Jevgeni Zolotko
A letter to T (instead of foreword)
Dear T!
We were genuinely delighted to hear about your unexpected trip to Paris. You’ll probably disagree, but I’m convinced that a change of scenery and a little shake-up will do you nothing but good. From here – amid the stale semi-winter of Tartu – the change of environment seems especially wonderful: springtime in Paris, the gardens of the Palais Royal, blooming magnolias, and you, joyfully taking in their delicate fragrance. So when you return, we hope to see you with a refreshed spirit and your head held high.
By the way, speaking of blossoms and blooming.
Lilac has revealed itself. Somehow suddenly and all at once. Unexpectedly clear, coherent, and categorically complete in form – and I’ve been walking around for several days now, bewildered. I keep thinking back to our conversations, how beneficial and necessary it would be to make a light and intimate, simple and comforting exhibition. How important it would be to evoke, through it, a distinctly affirmative imagery – one that reconciles familiar contradictions. Even now, I’m reading from my notes: “… despite everything, regardless of it all, even in defiance of common sense, let this become a beautiful, quiet, radiant, and trusting display in springtime Tallinn. Everything is in place for it. Everything is here. This is exactly the kind of gentle defiance we need right now …”

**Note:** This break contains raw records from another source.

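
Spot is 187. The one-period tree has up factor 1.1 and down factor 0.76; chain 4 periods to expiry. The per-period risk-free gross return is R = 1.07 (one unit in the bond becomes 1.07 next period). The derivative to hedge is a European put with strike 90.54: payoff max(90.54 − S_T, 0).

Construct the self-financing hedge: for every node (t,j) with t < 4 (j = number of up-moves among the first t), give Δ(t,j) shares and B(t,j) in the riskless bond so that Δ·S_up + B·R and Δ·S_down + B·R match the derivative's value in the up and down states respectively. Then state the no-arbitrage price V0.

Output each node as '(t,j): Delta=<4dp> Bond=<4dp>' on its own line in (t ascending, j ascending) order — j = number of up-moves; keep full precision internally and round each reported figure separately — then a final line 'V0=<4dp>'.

(0,0): Delta=-0.0003 Bond=0.0602
(1,0): Delta=-0.0046 Bond=0.6785
(1,1): Delta=0.0000 Bond=0.0050
(2,0): Delta=-0.0683 Bond=7.6029
(2,1): Delta=-0.0004 Bond=0.0605
(2,2): Delta=0.0000 Bond=0.0000
(3,0): Delta=-1.0000 Bond=84.6168
(3,1): Delta=-0.0060 Bond=0.7336
(3,2): Delta=0.0000 Bond=0.0000
(3,3): Delta=0.0000 Bond=0.0000
V0=0.0018

Risk-neutral probability p* = (R−d)/(u−d) = (1.07−0.76)/(1.1−0.76) = 0.9118.
Terminal payoffs: V(4,0)=28.1527, V(4,1)=0.2426, V(4,2)=0.0000, V(4,3)=0.0000, V(4,4)=0.0000
  t=3,j=0: stock 82.0885 → up 90.2974 (V=0.2426), down 62.3873 (V=28.1527). Price 2.5283; hedge Δ=-1.0000, bond B=84.6168.
  t=3,j=1: stock 118.8123 → up 130.6936 (V=0.0000), down 90.2974 (V=0.2426). Price 0.0200; hedge Δ=-0.0060, bond B=0.7336.
  t=3,j=2: stock 171.9652 → up 189.1617 (V=0.0000), down 130.6936 (V=0.0000). Price 0.0000; hedge Δ=0.0000, bond B=0.0000.
  t=3,j=3: stock 248.8970 → up 273.7867 (V=0.0000), down 189.1617 (V=0.0000). Price 0.0000; hedge Δ=0.0000, bond B=0.0000.
  t=2,j=0: stock 108.0112 → up 118.8123 (V=0.0200), down 82.0885 (V=2.5283). Price 0.2255; hedge Δ=-0.0683, bond B=7.6029.
  t=2,j=1: stock 156.3320 → up 171.9652 (V=0.0000), down 118.8123 (V=0.0200). Price 0.0016; hedge Δ=-0.0004, bond B=0.0605.
  t=2,j=2: stock 226.2700 → up 248.8970 (V=0.0000), down 171.9652 (V=0.0000). Price 0.0000; hedge Δ=0.0000, bond B=0.0000.
  t=1,j=0: stock 142.1200 → up 156.3320 (V=0.0016), down 108.0112 (V=0.2255). Price 0.0200; hedge Δ=-0.0046, bond B=0.6785.
  t=1,j=1: stock 205.7000 → up 226.2700 (V=0.0000), down 156.3320 (V=0.0016). Price 0.0001; hedge Δ=0.0000, bond B=0.0050.
  t=0,j=0: stock 187.0000 → up 205.7000 (V=0.0001), down 142.1200 (V=0.0200). Price 0.0018; hedge Δ=-0.0003, bond B=0.0602.
The time-0 hedge costs 0.0018, which is the no-arbitrage price.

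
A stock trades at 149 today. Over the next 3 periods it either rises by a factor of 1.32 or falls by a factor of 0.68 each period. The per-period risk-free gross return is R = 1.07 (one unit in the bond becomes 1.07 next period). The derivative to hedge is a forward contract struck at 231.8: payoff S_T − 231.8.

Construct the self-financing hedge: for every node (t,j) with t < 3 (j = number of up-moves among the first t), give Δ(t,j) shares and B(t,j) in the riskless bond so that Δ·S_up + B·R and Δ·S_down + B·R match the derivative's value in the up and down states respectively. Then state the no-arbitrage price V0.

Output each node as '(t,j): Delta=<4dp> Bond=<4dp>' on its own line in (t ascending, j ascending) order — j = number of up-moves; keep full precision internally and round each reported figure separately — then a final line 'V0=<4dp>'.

(0,0): Delta=1.0000 Bond=-189.2178
(1,0): Delta=1.0000 Bond=-202.4631
(1,1): Delta=1.0000 Bond=-202.4631
(2,0): Delta=1.0000 Bond=-216.6355
(2,1): Delta=1.0000 Bond=-216.6355
(2,2): Delta=1.0000 Bond=-216.6355
V0=-40.2178

The replicating-portfolio and risk-neutral prices coincide; use p* = (1.07−0.68)/(1.32−0.68) = 0.6094 for the latter.
Terminal payoffs: V(3,0)=-184.9496, V(3,1)=-140.8552, V(3,2)=-55.2600, V(3,3)=110.8952
(2,0): S=68.8976. Δ = (V_up−V_dn)/(S_up−S_dn) = (-140.8552−-184.9496)/(90.9448−46.8504) = 1.0000. V = [p*·-140.8552 + (1−p*)·-184.9496]/1.07 = -147.7379. B = V − Δ·S = -216.6355.
(2,1): S=133.7424. Δ = (V_up−V_dn)/(S_up−S_dn) = (-55.2600−-140.8552)/(176.5400−90.9448) = 1.0000. V = [p*·-55.2600 + (1−p*)·-140.8552]/1.07 = -82.8931. B = V − Δ·S = -216.6355.
(2,2): S=259.6176. Δ = (V_up−V_dn)/(S_up−S_dn) = (110.8952−-55.2600)/(342.6952−176.5400) = 1.0000. V = [p*·110.8952 + (1−p*)·-55.2600]/1.07 = 42.9821. B = V − Δ·S = -216.6355.
(1,0): S=101.3200. Δ = (V_up−V_dn)/(S_up−S_dn) = (-82.8931−-147.7379)/(133.7424−68.8976) = 1.0000. V = [p*·-82.8931 + (1−p*)·-147.7379]/1.07 = -101.1431. B = V − Δ·S = -202.4631.
(1,1): S=196.6800. Δ = (V_up−V_dn)/(S_up−S_dn) = (42.9821−-82.8931)/(259.6176−133.7424) = 1.0000. V = [p*·42.9821 + (1−p*)·-82.8931]/1.07 = -5.7831. B = V − Δ·S = -202.4631.
(0,0): S=149.0000. Δ = (V_up−V_dn)/(S_up−S_dn) = (-5.7831−-101.1431)/(196.6800−101.3200) = 1.0000. V = [p*·-5.7831 + (1−p*)·-101.1431]/1.07 = -40.2178. B = V − Δ·S = -189.2178.
Self-financing check: at every node Δ·S+B equals the discounted successor values.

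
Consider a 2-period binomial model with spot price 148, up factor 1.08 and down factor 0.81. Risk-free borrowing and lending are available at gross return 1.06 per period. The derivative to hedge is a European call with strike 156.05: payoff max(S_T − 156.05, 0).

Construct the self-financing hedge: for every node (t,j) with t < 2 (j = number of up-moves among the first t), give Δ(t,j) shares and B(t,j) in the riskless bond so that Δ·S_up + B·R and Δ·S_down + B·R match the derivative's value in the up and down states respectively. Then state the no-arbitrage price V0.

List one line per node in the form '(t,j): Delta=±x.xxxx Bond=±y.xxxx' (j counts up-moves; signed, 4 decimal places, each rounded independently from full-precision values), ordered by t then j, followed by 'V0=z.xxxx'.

(0,0): Delta=0.3624 Bond=-40.9824
(1,0): Delta=0.0000 Bond=0.0000
(1,1): Delta=0.3841 Bond=-46.9166
V0=12.6489

The replicating-portfolio and risk-neutral prices coincide; use p* = (1.06−0.81)/(1.08−0.81) = 0.9259 for the latter.
Payoff layer (t=2): V(2,0)=0.0000, V(2,1)=0.0000, V(2,2)=16.5772
  t=1,j=0: stock 119.8800 → up 129.4704 (V=0.0000), down 97.1028 (V=0.0000). Price 0.0000; hedge Δ=0.0000, bond B=0.0000.
  t=1,j=1: stock 159.8400 → up 172.6272 (V=16.5772), down 129.4704 (V=0.0000). Price 14.4804; hedge Δ=0.3841, bond B=-46.9166.
  t=0,j=0: stock 148.0000 → up 159.8400 (V=14.4804), down 119.8800 (V=0.0000). Price 12.6489; hedge Δ=0.3624, bond B=-40.9824.
Check: Δ(0,0)·S0 + B(0,0) = 12.6489 = V0.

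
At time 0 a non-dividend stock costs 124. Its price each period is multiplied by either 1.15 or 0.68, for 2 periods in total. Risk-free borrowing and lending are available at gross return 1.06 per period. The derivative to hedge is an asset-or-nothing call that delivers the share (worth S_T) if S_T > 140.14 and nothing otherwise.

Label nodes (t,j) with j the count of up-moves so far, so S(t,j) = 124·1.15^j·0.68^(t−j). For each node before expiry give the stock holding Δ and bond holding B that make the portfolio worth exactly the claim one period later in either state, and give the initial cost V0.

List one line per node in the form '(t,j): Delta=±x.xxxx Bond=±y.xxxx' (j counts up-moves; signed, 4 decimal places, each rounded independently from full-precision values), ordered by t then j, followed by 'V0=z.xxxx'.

(0,0): Delta=2.1462 Bond=-170.7271
(1,0): Delta=0.0000 Bond=0.0000
(1,1): Delta=2.4468 Bond=-223.8322
V0=95.4063

Under the risk-neutral measure, an up-move has probability p* = (R−d)/(u−d) = 0.8085 and values discount at R = 1.06.
At expiry t=2: V(2,0)=0.0000, V(2,1)=0.0000, V(2,2)=163.9900
(1,0): S=84.3200. Δ = (V_up−V_dn)/(S_up−S_dn) = (0.0000−0.0000)/(96.9680−57.3376) = 0.0000. V = [p*·0.0000 + (1−p*)·0.0000]/1.06 = 0.0000. B = V − Δ·S = 0.0000.
(1,1): S=142.6000. Δ = (V_up−V_dn)/(S_up−S_dn) = (163.9900−0.0000)/(163.9900−96.9680) = 2.4468. V = [p*·163.9900 + (1−p*)·0.0000]/1.06 = 125.0827. B = V − Δ·S = -223.8322.
(0,0): S=124.0000. Δ = (V_up−V_dn)/(S_up−S_dn) = (125.0827−0.0000)/(142.6000−84.3200) = 2.1462. V = [p*·125.0827 + (1−p*)·0.0000]/1.06 = 95.4063. B = V − Δ·S = -170.7271.
The time-0 hedge costs 95.4063, which is the no-arbitrage price.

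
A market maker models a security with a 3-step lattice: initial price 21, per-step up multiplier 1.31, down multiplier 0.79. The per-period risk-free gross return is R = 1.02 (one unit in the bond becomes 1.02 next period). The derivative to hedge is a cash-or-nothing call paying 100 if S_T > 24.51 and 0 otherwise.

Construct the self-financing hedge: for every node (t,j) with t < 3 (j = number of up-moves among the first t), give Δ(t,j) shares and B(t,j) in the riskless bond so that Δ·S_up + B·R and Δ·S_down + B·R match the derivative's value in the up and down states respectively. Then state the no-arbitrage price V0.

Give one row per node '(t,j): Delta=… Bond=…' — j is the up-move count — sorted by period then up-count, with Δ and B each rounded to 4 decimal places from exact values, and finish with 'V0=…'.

(0,0): Delta=4.3424 Bond=-52.1920
(1,0): Delta=5.0266 Bond=-64.5874
(1,1): Delta=3.8221 Bond=-38.9231
(2,0): Delta=0.0000 Bond=0.0000
(2,1): Delta=8.8487 Bond=-148.9442
(2,2): Delta=0.0000 Bond=98.0392
V0=38.9976

No-arbitrage ⇒ martingale measure with p* = (R−d)/(u−d) = 0.4423.
Payoff layer (t=3): V(3,0)=0.0000, V(3,1)=0.0000, V(3,2)=100.0000, V(3,3)=100.0000
(2,0): S=13.1061. Δ = (V_up−V_dn)/(S_up−S_dn) = (0.0000−0.0000)/(17.1690−10.3538) = 0.0000. V = [p*·0.0000 + (1−p*)·0.0000]/1.02 = 0.0000. B = V − Δ·S = 0.0000.
(2,1): S=21.7329. Δ = (V_up−V_dn)/(S_up−S_dn) = (100.0000−0.0000)/(28.4701−17.1690) = 8.8487. V = [p*·100.0000 + (1−p*)·0.0000]/1.02 = 43.3635. B = V − Δ·S = -148.9442.
(2,2): S=36.0381. Δ = (V_up−V_dn)/(S_up−S_dn) = (100.0000−100.0000)/(47.2099−28.4701) = 0.0000. V = [p*·100.0000 + (1−p*)·100.0000]/1.02 = 98.0392. B = V − Δ·S = 98.0392.
(1,0): S=16.5900. Δ = (V_up−V_dn)/(S_up−S_dn) = (43.3635−0.0000)/(21.7329−13.1061) = 5.0266. V = [p*·43.3635 + (1−p*)·0.0000]/1.02 = 18.8039. B = V − Δ·S = -64.5874.
(1,1): S=27.5100. Δ = (V_up−V_dn)/(S_up−S_dn) = (98.0392−43.3635)/(36.0381−21.7329) = 3.8221. V = [p*·98.0392 + (1−p*)·43.3635]/1.02 = 66.2225. B = V − Δ·S = -38.9231.
(0,0): S=21.0000. Δ = (V_up−V_dn)/(S_up−S_dn) = (66.2225−18.8039)/(27.5100−16.5900) = 4.3424. V = [p*·66.2225 + (1−p*)·18.8039]/1.02 = 38.9976. B = V − Δ·S = -52.1920.
Self-financing check: at every node Δ·S+B equals the discounted successor values.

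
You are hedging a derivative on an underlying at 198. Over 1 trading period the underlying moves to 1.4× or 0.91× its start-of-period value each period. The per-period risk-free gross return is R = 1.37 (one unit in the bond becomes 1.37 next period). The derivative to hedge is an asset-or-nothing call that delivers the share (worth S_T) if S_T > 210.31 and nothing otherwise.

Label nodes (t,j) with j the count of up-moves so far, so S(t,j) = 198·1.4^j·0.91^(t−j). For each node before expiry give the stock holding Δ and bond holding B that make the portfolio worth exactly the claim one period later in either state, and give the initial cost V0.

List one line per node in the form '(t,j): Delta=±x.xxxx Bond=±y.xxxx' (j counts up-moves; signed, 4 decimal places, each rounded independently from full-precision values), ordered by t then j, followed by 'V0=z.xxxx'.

(0,0): Delta=2.8571 Bond=-375.7664
V0=189.9479

No-arbitrage ⇒ martingale measure with p* = (R−d)/(u−d) = 0.9388.
Payoff layer (t=1): V(1,0)=0.0000, V(1,1)=277.2000
  t=0,j=0: stock 198.0000 → up 277.2000 (V=277.2000), down 180.1800 (V=0.0000). Price 189.9479; hedge Δ=2.8571, bond B=-375.7664.
Self-financing check: at every node Δ·S+B equals the discounted successor values.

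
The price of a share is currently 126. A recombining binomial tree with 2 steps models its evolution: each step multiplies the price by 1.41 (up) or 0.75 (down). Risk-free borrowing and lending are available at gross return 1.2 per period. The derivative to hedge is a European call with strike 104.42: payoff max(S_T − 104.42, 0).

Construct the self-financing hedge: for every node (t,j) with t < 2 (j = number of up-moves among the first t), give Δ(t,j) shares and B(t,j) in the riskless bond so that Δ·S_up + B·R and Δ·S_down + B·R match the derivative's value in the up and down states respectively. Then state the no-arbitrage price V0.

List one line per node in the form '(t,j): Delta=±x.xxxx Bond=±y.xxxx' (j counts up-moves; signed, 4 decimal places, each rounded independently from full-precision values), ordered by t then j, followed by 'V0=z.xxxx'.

(0,0): Delta=0.8930 Bond=-56.6790
(1,0): Delta=0.4622 Bond=-27.2964
(1,1): Delta=1.0000 Bond=-87.0167
V0=55.8445

No-arbitrage ⇒ martingale measure with p* = (R−d)/(u−d) = 0.6818.
Terminal values V(2,·): V(2,0)=0.0000, V(2,1)=28.8250, V(2,2)=146.0806
  t=1,j=0: stock 94.5000 → up 133.2450 (V=28.8250), down 70.8750 (V=0.0000). Price 16.3778; hedge Δ=0.4622, bond B=-27.2964.
  t=1,j=1: stock 177.6600 → up 250.5006 (V=146.0806), down 133.2450 (V=28.8250). Price 90.6433; hedge Δ=1.0000, bond B=-87.0167.
  t=0,j=0: stock 126.0000 → up 177.6600 (V=90.6433), down 94.5000 (V=16.3778). Price 55.8445; hedge Δ=0.8930, bond B=-56.6790.
Check: Δ(0,0)·S0 + B(0,0) = 55.8445 = V0.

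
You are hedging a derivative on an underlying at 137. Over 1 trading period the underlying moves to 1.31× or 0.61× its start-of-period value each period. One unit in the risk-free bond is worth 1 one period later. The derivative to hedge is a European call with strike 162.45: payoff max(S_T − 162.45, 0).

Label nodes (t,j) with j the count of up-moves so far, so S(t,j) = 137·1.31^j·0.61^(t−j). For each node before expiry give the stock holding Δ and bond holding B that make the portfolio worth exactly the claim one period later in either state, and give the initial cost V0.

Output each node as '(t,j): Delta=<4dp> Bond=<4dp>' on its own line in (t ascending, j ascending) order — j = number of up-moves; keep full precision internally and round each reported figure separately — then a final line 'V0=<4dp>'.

Risk-neutral probability p* = (R−d)/(u−d) = (1−0.61)/(1.31−0.61) = 0.5571.
Terminal payoffs: V(1,0)=0.0000, V(1,1)=17.0200
  t=0,j=0: stock 137.0000 → up 179.4700 (V=17.0200), down 83.5700 (V=0.0000). Price 9.4826; hedge Δ=0.1775, bond B=-14.8317.
Each (Δ,B) replicates both successor values, so the strategy is self-financing and V0 is arbitrage-free.

(0,0): Delta=0.1775 Bond=-14.8317
V0=9.4826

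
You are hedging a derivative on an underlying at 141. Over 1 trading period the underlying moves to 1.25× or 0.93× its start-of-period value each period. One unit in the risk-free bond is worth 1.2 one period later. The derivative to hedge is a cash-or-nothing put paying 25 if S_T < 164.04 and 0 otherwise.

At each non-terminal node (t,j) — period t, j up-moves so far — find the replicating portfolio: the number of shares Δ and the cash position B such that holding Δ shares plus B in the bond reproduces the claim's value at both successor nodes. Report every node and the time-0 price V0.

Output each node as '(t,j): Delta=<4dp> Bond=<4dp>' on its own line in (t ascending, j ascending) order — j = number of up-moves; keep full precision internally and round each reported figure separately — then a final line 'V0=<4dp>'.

(0,0): Delta=-0.5541 Bond=81.3802
V0=3.2552

No-arbitrage ⇒ martingale measure with p* = (R−d)/(u−d) = 0.8437.
Terminal payoffs: V(1,0)=25.0000, V(1,1)=0.0000
Node (0,0) S=141.0000: V=(p*·0.0000+(1−p*)·25.0000)/1.2=3.2552; Δ=(0.0000−25.0000)/(176.2500−131.1300)=-0.5541; B=V−Δ·S=81.3802
Each (Δ,B) replicates both successor values, so the strategy is self-financing and V0 is arbitrage-free.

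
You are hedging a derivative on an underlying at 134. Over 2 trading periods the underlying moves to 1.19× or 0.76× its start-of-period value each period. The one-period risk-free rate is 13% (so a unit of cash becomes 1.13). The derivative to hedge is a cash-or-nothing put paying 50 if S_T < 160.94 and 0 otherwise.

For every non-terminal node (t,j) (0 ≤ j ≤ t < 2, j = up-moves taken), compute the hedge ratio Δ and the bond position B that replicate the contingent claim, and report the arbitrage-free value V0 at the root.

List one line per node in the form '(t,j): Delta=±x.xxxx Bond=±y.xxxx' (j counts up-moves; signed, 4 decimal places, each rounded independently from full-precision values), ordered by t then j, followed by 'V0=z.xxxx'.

Since d<R<u, set p* = (R−d)/(u−d) = 0.8605; price each node as the discounted p*-expectation of its children.
At expiry t=2: V(2,0)=50.0000, V(2,1)=50.0000, V(2,2)=0.0000
  t=1,j=0: stock 101.8400 → up 121.1896 (V=50.0000), down 77.3984 (V=50.0000). Price 44.2478; hedge Δ=0.0000, bond B=44.2478.
  t=1,j=1: stock 159.4600 → up 189.7574 (V=0.0000), down 121.1896 (V=50.0000). Price 6.1741; hedge Δ=-0.7292, bond B=122.4532.
  t=0,j=0: stock 134.0000 → up 159.4600 (V=6.1741), down 101.8400 (V=44.2478). Price 10.1652; hedge Δ=-0.6608, bond B=98.7087.
Each (Δ,B) replicates both successor values, so the strategy is self-financing and V0 is arbitrage-free.

(0,0): Delta=-0.6608 Bond=98.7087
(1,0): Delta=0.0000 Bond=44.2478
(1,1): Delta=-0.7292 Bond=122.4532
V0=10.1652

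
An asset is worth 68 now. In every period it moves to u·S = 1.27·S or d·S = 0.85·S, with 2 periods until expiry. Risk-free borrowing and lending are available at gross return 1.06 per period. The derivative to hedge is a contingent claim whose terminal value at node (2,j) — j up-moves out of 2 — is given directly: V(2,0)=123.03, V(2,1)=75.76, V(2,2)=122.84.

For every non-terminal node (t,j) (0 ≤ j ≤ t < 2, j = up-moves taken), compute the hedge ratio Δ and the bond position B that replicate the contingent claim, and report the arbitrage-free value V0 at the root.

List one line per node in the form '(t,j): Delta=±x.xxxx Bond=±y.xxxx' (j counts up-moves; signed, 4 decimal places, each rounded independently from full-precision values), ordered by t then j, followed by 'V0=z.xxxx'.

Risk-neutral probability p* = (R−d)/(u−d) = (1.06−0.85)/(1.27−0.85) = 0.5000.
Payoff layer (t=2): V(2,0)=123.0300, V(2,1)=75.7600, V(2,2)=122.8400
(1,0): S=57.8000. Δ = (V_up−V_dn)/(S_up−S_dn) = (75.7600−123.0300)/(73.4060−49.1300) = -1.9472. V = [p*·75.7600 + (1−p*)·123.0300]/1.06 = 93.7689. B = V − Δ·S = 206.3165.
(1,1): S=86.3600. Δ = (V_up−V_dn)/(S_up−S_dn) = (122.8400−75.7600)/(109.6772−73.4060) = 1.2980. V = [p*·122.8400 + (1−p*)·75.7600]/1.06 = 93.6792. B = V − Δ·S = -18.4160.
(0,0): S=68.0000. Δ = (V_up−V_dn)/(S_up−S_dn) = (93.6792−93.7689)/(86.3600−57.8000) = -0.0031. V = [p*·93.6792 + (1−p*)·93.7689]/1.06 = 88.4189. B = V − Δ·S = 88.6323.
Self-financing check: at every node Δ·S+B equals the discounted successor values.

(0,0): Delta=-0.0031 Bond=88.6323
(1,0): Delta=-1.9472 Bond=206.3165
(1,1): Delta=1.2980 Bond=-18.4160
V0=88.4189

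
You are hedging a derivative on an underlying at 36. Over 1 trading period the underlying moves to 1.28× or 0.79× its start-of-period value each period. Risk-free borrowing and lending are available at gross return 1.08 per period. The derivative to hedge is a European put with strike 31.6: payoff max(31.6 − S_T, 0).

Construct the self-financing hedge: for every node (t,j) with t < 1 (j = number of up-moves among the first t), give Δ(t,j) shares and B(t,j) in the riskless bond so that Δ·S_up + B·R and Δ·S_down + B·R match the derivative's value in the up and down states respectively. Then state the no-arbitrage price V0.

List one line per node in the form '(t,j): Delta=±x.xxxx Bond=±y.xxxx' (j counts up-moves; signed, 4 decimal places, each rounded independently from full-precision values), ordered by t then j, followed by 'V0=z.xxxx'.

Since d<R<u, set p* = (R−d)/(u−d) = 0.5918; price each node as the discounted p*-expectation of its children.
Payoff layer (t=1): V(1,0)=3.1600, V(1,1)=0.0000
Node (0,0) S=36.0000: V=(p*·0.0000+(1−p*)·3.1600)/1.08=1.1943; Δ=(0.0000−3.1600)/(46.0800−28.4400)=-0.1791; B=V−Δ·S=7.6432
Each (Δ,B) replicates both successor values, so the strategy is self-financing and V0 is arbitrage-free.

(0,0): Delta=-0.1791 Bond=7.6432
V0=1.1943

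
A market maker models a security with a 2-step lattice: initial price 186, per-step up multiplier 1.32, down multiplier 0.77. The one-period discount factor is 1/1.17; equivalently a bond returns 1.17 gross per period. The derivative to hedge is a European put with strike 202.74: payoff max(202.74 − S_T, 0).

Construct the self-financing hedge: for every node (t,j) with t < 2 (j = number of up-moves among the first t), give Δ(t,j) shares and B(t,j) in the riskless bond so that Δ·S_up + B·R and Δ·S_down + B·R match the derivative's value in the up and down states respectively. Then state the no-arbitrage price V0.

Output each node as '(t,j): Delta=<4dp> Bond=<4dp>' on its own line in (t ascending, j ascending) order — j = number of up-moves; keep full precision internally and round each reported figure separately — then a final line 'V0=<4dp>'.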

Indeed, the artists, their works, and the exhibition space resonate beautifully together. A quiet, earnest song – masculine, with a purity as austere as the beauty of Wiiralt’s sculpture.
Amid all these dahlias, asters, and lilacs, Kristjan Teder emerges as whole, full-blooded, and lucid – like an angel in his rediscovered naivety, rejoicing in life rather than suffering through it. This revelation is worth a great deal.
Jass Kaselaan’s Human Head acts as a kind of catalytic mass, an ironic counterpoint that helps ward off false pathos.
In the end, with my involvement, it was supposed to result in a multifaceted and multi-layered image of a human being – necessarily pleasant, and upon closer inspection, even beautiful. But something else emerged. What revealed itself through Lilac bent me low and pressed me to the ground; it was foreign and dark.
Knowing how deeply you care about this project, I write these words with a heavy heart.
Dear T, I couldn’t do it. I’m very sorry, but this time, neither my desire nor my skills were enough. I couldn’t find the strength of hope within myself to sing the little sparrow’s song, to say something warm and comforting. The wonderful works gathered for the exhibition didn’t help me, nor did Lilac. Like some anti-Midas, everything I touched turned into raw, cold clay. I look around – at all of us, at what we do and say, at what’s happening – and even when I look into my growing son’s eyes, I see that although each of us might deserve compassion and love, as a collective, as a mass, we deserve only oblivion and ruin. We have created a civilisation of murderers and cannibals. The world is in the hands of evil, and there is no hope left in it.
Forgive me, T, I didn’t mean to end this letter so abruptly and irreversibly.
But let it be as it is – because more is yet to come. Hurry back. They say that spring will reach here soon, too.